Wondering how to rent your first apartment? Want to know the steps you must take before you apply for a new place? You’re in the right spot.
In this guide, we’ll look at the keys to finding an apartment, as well as share some tips you can use to make sure you have a good first experience.
1. Determine Your Budget
There is nothing more important—not location, or how many bathrooms the place has—than the budget you have to allocate to your apartment each month. All of those other things can fall into place once you know how much you can afford to pay.
It would be nice if the only costs you had to worry about were your monthly rent bill, but that’s rarely the case. Almost always you must consider things like utilities, wifi, and any other fees your complex or apartment building tack on (trash, sewer, etc.). Even $75 extra a month adds up to a difference of $900 over a one-year lease.

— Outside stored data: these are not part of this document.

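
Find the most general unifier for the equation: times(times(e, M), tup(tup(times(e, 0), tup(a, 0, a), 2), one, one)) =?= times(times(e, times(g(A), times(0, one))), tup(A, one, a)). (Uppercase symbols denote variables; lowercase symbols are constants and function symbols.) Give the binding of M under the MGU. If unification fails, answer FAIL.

Decompose times/2: times(e, M) =?= times(e, times(g(A), times(0, one))),  tup(tup(times(e, 0), tup(a, 0, a), 2), one, one) =?= tup(A, one, a).
Decompose times/2: e =?= e,  M =?= times(g(A), times(0, one)).
Delete trivial equation e =?= e.
Bind M := times(g(A), times(0, one)); no other remaining equation mentions M.
Decompose tup/3: tup(times(e, 0), tup(a, 0, a), 2) =?= A,  one =?= one,  one =?= a.
Bind A := tup(times(e, 0), tup(a, 0, a), 2); no other remaining equation mentions A. Substituting into the earlier binding gives M := times(g(tup(times(e, 0), tup(a, 0, a), 2)), times(0, one)).
Delete trivial equation one =?= one.
Clash: constants one and a differ; no unifier exists.

FAIL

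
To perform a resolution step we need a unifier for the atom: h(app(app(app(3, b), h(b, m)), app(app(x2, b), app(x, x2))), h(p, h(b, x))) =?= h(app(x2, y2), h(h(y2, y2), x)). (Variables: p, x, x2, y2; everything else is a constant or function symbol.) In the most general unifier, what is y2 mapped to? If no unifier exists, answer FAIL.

FAIL

Decompose h/2: app(app(app(3, b), h(b, m)), app(app(x2, b), app(x, x2))) =?= app(x2, y2),  h(p, h(b, x)) =?= h(h(y2, y2), x).
Decompose app/2: app(app(3, b), h(b, m)) =?= x2,  app(app(x2, b), app(x, x2)) =?= y2.
Bind x2 := app(app(3, b), h(b, m)); substituting into the one remaining equation that mentions x2 gives: app(app(app(app(3, b), h(b, m)), b), app(x, app(app(3, b), h(b, m)))) =?= y2.
Bind y2 := app(app(app(app(3, b), h(b, m)), b), app(x, app(app(3, b), h(b, m)))); substituting into the remaining equation gives: h(p, h(b, x)) =?= h(h(app(app(app(app(3, b), h(b, m)), b), app(x, app(app(3, b), h(b, m)))), app(app(app(app(3, b), h(b, m)), b), app(x, app(app(3, b), h(b, m))))), x).
Decompose h/2: p =?= h(app(app(app(app(3, b), h(b, m)), b), app(x, app(app(3, b), h(b, m)))), app(app(app(app(3, b), h(b, m)), b), app(x, app(app(3, b), h(b, m))))),  h(b, x) =?= x.
Bind p := h(app(app(app(app(3, b), h(b, m)), b), app(x, app(app(3, b), h(b, m)))), app(app(app(app(3, b), h(b, m)), b), app(x, app(app(3, b), h(b, m))))); no other remaining equation mentions p.
Occurs check fails: x occurs in h(b, x); the equation x =?= h(b, x) has no finite solution.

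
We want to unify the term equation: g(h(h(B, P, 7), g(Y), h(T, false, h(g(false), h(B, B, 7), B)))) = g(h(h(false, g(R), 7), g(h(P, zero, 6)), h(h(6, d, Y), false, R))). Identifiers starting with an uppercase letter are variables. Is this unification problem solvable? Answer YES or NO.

YES

Decompose g/1: h(h(B, P, 7), g(Y), h(T, false, h(g(false), h(B, B, 7), B))) = h(h(false, g(R), 7), g(h(P, zero, 6)), h(h(6, d, Y), false, R)).
Decompose h/3: h(B, P, 7) = h(false, g(R), 7),  g(Y) = g(h(P, zero, 6)),  h(T, false, h(g(false), h(B, B, 7), B)) = h(h(6, d, Y), false, R).
Decompose h/3: B = false,  P = g(R),  7 = 7.
Bind B := false; substituting into the one remaining equation that mentions B gives: h(T, false, h(g(false), h(false, false, 7), false)) = h(h(6, d, Y), false, R).
Bind P := g(R); substituting into the one remaining equation that mentions P gives: g(Y) = g(h(g(R), zero, 6)).
Delete trivial equation 7 = 7.
Decompose g/1: Y = h(g(R), zero, 6).
Bind Y := h(g(R), zero, 6); substituting into the remaining equation gives: h(T, false, h(g(false), h(false, false, 7), false)) = h(h(6, d, h(g(R), zero, 6)), false, R).
Decompose h/3: T = h(6, d, h(g(R), zero, 6)),  false = false,  h(g(false), h(false, false, 7), false) = R.
Bind T := h(6, d, h(g(R), zero, 6)); no other remaining equation mentions T.
Delete trivial equation false = false.
Bind R := h(g(false), h(false, false, 7), false). Substituting into the earlier bindings gives P := g(h(g(false), h(false, false, 7), false)), Y := h(g(h(g(false), h(false, false, 7), false)), zero, 6), T := h(6, d, h(g(h(g(false), h(false, false, 7), false)), zero, 6)).
No equations remain and no clash or occurs-check failure arose, so a unifier exists.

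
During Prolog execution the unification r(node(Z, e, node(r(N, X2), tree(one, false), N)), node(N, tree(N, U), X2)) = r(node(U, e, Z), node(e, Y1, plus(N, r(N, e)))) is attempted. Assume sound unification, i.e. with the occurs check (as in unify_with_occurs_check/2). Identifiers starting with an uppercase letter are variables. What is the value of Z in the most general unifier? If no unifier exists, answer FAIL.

node(r(e, plus(e, r(e, e))), tree(one, false), e)

Decompose r/2: node(Z, e, node(r(N, X2), tree(one, false), N)) = node(U, e, Z),  node(N, tree(N, U), X2) = node(e, Y1, plus(N, r(N, e))).
Decompose node/3: Z = U,  e = e,  node(r(N, X2), tree(one, false), N) = Z.
Bind Z := U; substituting into the one remaining equation that mentions Z gives: node(r(N, X2), tree(one, false), N) = U.
Delete trivial equation e = e.
Bind U := node(r(N, X2), tree(one, false), N); substituting into the remaining equation gives: node(N, tree(N, node(r(N, X2), tree(one, false), N)), X2) = node(e, Y1, plus(N, r(N, e))). Substituting into the earlier binding gives Z := node(r(N, X2), tree(one, false), N).
Decompose node/3: N = e,  tree(N, node(r(N, X2), tree(one, false), N)) = Y1,  X2 = plus(N, r(N, e)).
Bind N := e; substituting into the remaining equations gives: tree(e, node(r(e, X2), tree(one, false), e)) = Y1,  X2 = plus(e, r(e, e)). Substituting into the earlier bindings gives Z := node(r(e, X2), tree(one, false), e), U := node(r(e, X2), tree(one, false), e).
Bind Y1 := tree(e, node(r(e, X2), tree(one, false), e)); no other remaining equation mentions Y1.
Bind X2 := plus(e, r(e, e)). Substituting into the earlier bindings gives Z := node(r(e, plus(e, r(e, e))), tree(one, false), e), U := node(r(e, plus(e, r(e, e))), tree(one, false), e), Y1 := tree(e, node(r(e, plus(e, r(e, e))), tree(one, false), e)).
MGU = { Z ↦ node(r(e, plus(e, r(e, e))), tree(one, false), e), U ↦ node(r(e, plus(e, r(e, e))), tree(one, false), e), N ↦ e, Y1 ↦ tree(e, node(r(e, plus(e, r(e, e))), tree(one, false), e)), X2 ↦ plus(e, r(e, e)) }, so Z ↦ node(r(e, plus(e, r(e, e))), tree(one, false), e).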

Start by making a list of all your expenses. List out car payments, insurance payments, student loans, and anything else you need to cover each month. In another column, list how much you expect to make each month. Then list how much you’d like to save each month.
Once you have those three numbers, you can accurately find your budget.

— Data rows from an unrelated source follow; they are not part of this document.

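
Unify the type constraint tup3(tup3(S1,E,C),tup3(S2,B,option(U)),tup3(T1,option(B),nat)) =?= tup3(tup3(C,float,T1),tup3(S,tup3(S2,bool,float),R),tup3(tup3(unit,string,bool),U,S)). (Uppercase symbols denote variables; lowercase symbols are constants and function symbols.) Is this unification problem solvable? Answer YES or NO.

YES

Decompose tup3/3: tup3(S1,E,C) =?= tup3(C,float,T1),  tup3(S2,B,option(U)) =?= tup3(S,tup3(S2,bool,float),R),  tup3(T1,option(B),nat) =?= tup3(tup3(unit,string,bool),U,S).
Decompose tup3/3: S1 =?= C,  E =?= float,  C =?= T1.
Bind S1 := C; no other remaining equation mentions S1.
Bind E := float; no other remaining equation mentions E.
Bind C := T1; no other remaining equation mentions C. Substituting into the earlier binding gives S1 := T1.
Decompose tup3/3: S2 =?= S,  B =?= tup3(S2,bool,float),  option(U) =?= R.
Bind S2 := S; substituting into the one remaining equation that mentions S2 gives: B =?= tup3(S,bool,float).
Bind B := tup3(S,bool,float); substituting into the one remaining equation that mentions B gives: tup3(T1,option(tup3(S,bool,float)),nat) =?= tup3(tup3(unit,string,bool),U,S).
Bind R := option(U); no other remaining equation mentions R.
Decompose tup3/3: T1 =?= tup3(unit,string,bool),  option(tup3(S,bool,float)) =?= U,  nat =?= S.
Bind T1 := tup3(unit,string,bool); no other remaining equation mentions T1. Substituting into the earlier bindings gives S1 := tup3(unit,string,bool), C := tup3(unit,string,bool).
Bind U := option(tup3(S,bool,float)); no other remaining equation mentions U. Substituting into the earlier binding gives R := option(option(tup3(S,bool,float))).
Bind S := nat. Substituting into the earlier bindings gives S2 := nat, B := tup3(nat,bool,float), R := option(option(tup3(nat,bool,float))), U := option(tup3(nat,bool,float)).
No equations remain and no clash or occurs-check failure arose, so a unifier exists.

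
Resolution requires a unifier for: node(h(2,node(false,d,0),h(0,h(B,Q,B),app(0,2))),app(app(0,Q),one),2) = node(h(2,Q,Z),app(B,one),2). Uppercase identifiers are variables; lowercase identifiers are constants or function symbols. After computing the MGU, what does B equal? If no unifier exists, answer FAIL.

Decompose node/3: h(2,node(false,d,0),h(0,h(B,Q,B),app(0,2))) = h(2,Q,Z),  app(app(0,Q),one) = app(B,one),  2 = 2.
Decompose h/3: 2 = 2,  node(false,d,0) = Q,  h(0,h(B,Q,B),app(0,2)) = Z.
Delete trivial equation 2 = 2.
Bind Q := node(false,d,0); substituting into the 2 remaining equations that mention Q gives: h(0,h(B,node(false,d,0),B),app(0,2)) = Z,  app(app(0,node(false,d,0)),one) = app(B,one).
Bind Z := h(0,h(B,node(false,d,0),B),app(0,2)); no other remaining equation mentions Z.
Decompose app/2: app(0,node(false,d,0)) = B,  one = one.
Bind B := app(0,node(false,d,0)); no other remaining equation mentions B. Substituting into the earlier binding gives Z := h(0,h(app(0,node(false,d,0)),node(false,d,0),app(0,node(false,d,0))),app(0,2)).
Delete trivial equation one = one.
Delete trivial equation 2 = 2.
MGU = { Q ↦ node(false,d,0), Z ↦ h(0,h(app(0,node(false,d,0)),node(false,d,0),app(0,node(false,d,0))),app(0,2)), B ↦ app(0,node(false,d,0)) }, so B ↦ app(0,node(false,d,0)).

app(0,node(false,d,0))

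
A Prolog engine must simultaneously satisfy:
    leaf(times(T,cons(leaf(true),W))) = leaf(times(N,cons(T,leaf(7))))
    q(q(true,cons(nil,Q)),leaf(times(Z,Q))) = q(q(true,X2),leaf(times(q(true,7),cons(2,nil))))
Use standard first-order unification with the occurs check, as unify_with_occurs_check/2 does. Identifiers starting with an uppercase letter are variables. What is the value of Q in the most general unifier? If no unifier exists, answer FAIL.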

For example, if you make $2,500 a month (after taxes) have prior budget requirements of $950 for loans and a car payment, and want to save about 10 percent of your income or $250/month. Tack on a little spending cash (in this case, $100), and you have your budget.
$2500-950-250-100=$1200. This is your budget (though you probably want to spend a little less than this if you can help it).
2. Think About Location
Figuring out where you want to live is important. Living further away from the city might be a good thing, for example, but you might spend 2 hours in your car each day. That, plus the cost of gas getting to and from, might not make it as sweet a deal as you think.

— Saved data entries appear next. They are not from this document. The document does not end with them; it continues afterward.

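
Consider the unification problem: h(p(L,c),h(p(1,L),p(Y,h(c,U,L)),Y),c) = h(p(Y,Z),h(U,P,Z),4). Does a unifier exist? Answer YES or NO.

Decompose h/3: p(L,c) = p(Y,Z),  h(p(1,L),p(Y,h(c,U,L)),Y) = h(U,P,Z),  c = 4.
Decompose p/2: L = Y,  c = Z.
Bind L := Y; substituting into the one remaining equation that mentions L gives: h(p(1,Y),p(Y,h(c,U,Y)),Y) = h(U,P,Z).
Bind Z := c; substituting into the one remaining equation that mentions Z gives: h(p(1,Y),p(Y,h(c,U,Y)),Y) = h(U,P,c).
Decompose h/3: p(1,Y) = U,  p(Y,h(c,U,Y)) = P,  Y = c.
Bind U := p(1,Y); substituting into the one remaining equation that mentions U gives: p(Y,h(c,p(1,Y),Y)) = P.
Bind P := p(Y,h(c,p(1,Y),Y)); no other remaining equation mentions P.
Bind Y := c; no other remaining equation mentions Y. Substituting into the earlier bindings gives L := c, U := p(1,c), P := p(c,h(c,p(1,c),c)).
Clash: constants c and 4 differ; no unifier exists.

NO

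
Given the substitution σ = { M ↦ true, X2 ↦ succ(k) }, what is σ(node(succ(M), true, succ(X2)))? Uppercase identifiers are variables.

Replace each occurrence of M with true.
Replace each occurrence of X2 with succ(k).
Result: node(succ(true), true, succ(succ(k))).

node(succ(true), true, succ(succ(k)))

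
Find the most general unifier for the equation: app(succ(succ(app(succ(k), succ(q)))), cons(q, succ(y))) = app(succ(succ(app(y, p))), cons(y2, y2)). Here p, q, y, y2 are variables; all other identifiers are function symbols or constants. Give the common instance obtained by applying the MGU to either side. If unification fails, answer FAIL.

app(succ(succ(app(succ(k), succ(succ(succ(k)))))), cons(succ(succ(k)), succ(succ(k))))

Decompose app/2: succ(succ(app(succ(k), succ(q)))) = succ(succ(app(y, p))),  cons(q, succ(y)) = cons(y2, y2).
Decompose succ/1: succ(app(succ(k), succ(q))) = succ(app(y, p)).
Decompose succ/1: app(succ(k), succ(q)) = app(y, p).
Decompose app/2: succ(k) = y,  succ(q) = p.
Bind y := succ(k); substituting into the one remaining equation that mentions y gives: cons(q, succ(succ(k))) = cons(y2, y2).
Bind p := succ(q); no other remaining equation mentions p.
Decompose cons/2: q = y2,  succ(succ(k)) = y2.
Bind q := y2; no other remaining equation mentions q. Substituting into the earlier binding gives p := succ(y2).
Bind y2 := succ(succ(k)). Substituting into the earlier bindings gives p := succ(succ(succ(k))), q := succ(succ(k)).
Applying the MGU to either side gives app(succ(succ(app(succ(k), succ(succ(succ(k)))))), cons(succ(succ(k)), succ(succ(k)))).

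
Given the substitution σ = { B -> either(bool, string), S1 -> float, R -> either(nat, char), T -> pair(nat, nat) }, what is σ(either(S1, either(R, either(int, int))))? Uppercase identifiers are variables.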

So now that you have your budget, look at potential areas you’d like to rent. If you live in the city, pick neighborhoods or even streets you might want to live on.
Every place that advertises apartments—like this site—boasts about how close they are to highways, grocery stores, and bus stations. Some are more accurate than others, but plug them into Google Maps to make sure it’s close.
3. Consider Roommates
Roommates may factor into the equation if your budget is a concern. If this is your first time living on your own, it might be a good idea to have a roommate just for the experience. Splitting costs of rent, utilities and other bills benefits both of you, plus you have a friend to explore your new area with.
If you don’t have a friend looking to move where you’d like to be, check places like Facebook and even Craigslist. People are frequently posting looking for roommates, and you may just find a good match.
4. Get References
Before you start reaching out to apartment places, you may want to make a few calls. References are important for first-time renters because some places won’t accept you without one. Whether it’s an old teacher or a previous employer, find someone that can speak to your level of trustworthiness.
5. Reach Out To Landlords!
Now the fun part! You’ve done all the necessary steps to start looking at actual apartments. Make a list of the apartment complexes in your desired area that you’d like to visit (and numbers to call). Set aside an afternoon or a whole day to go visit the apartments, which should come along with a tour by staff.
(If it doesn’t, or they are hard to get a hold of, take this as a sign that you should probably move on.)
Consider each place individually. What do you like about the apartment? The complex? The amenities? Note things like gym access, distance to highways or to your worksite, and the type of people you see walking around the place.
All of these things can help you determine which place will be the best fit.
You’ll have to apply to any reputable apartment complex. They’ll run your credit and do a background check (for a fee, usually ranging between $40 and $100) to determine if you are eligible for one of their apartments. Again, depending on budget, you may do several of these or just narrow it down to your top one or two choices.
The application process can take a few days, so if you find a place you like it’s better to apply than wait. You wouldn’t be the first person to hesitate or get cold feet and then lose the apartment you wanted. If you like it, make a move!
Hopefully everything goes well, you get approved, and you can move into your first apartment!
Renting Your First Apartment: Wrap Up
Renting your first apartment doesn’t have to be a hassle. By taking the necessary steps on the front end to make sure its a good fit for you (and your potential roommates), you’ll alleviate the pain points many first-time renters experience.
When it comes to getting your first apartment, be diligent about finding something that fits for you. Only apply to the places that check all your boxes. After all, this is likely your first home away from home!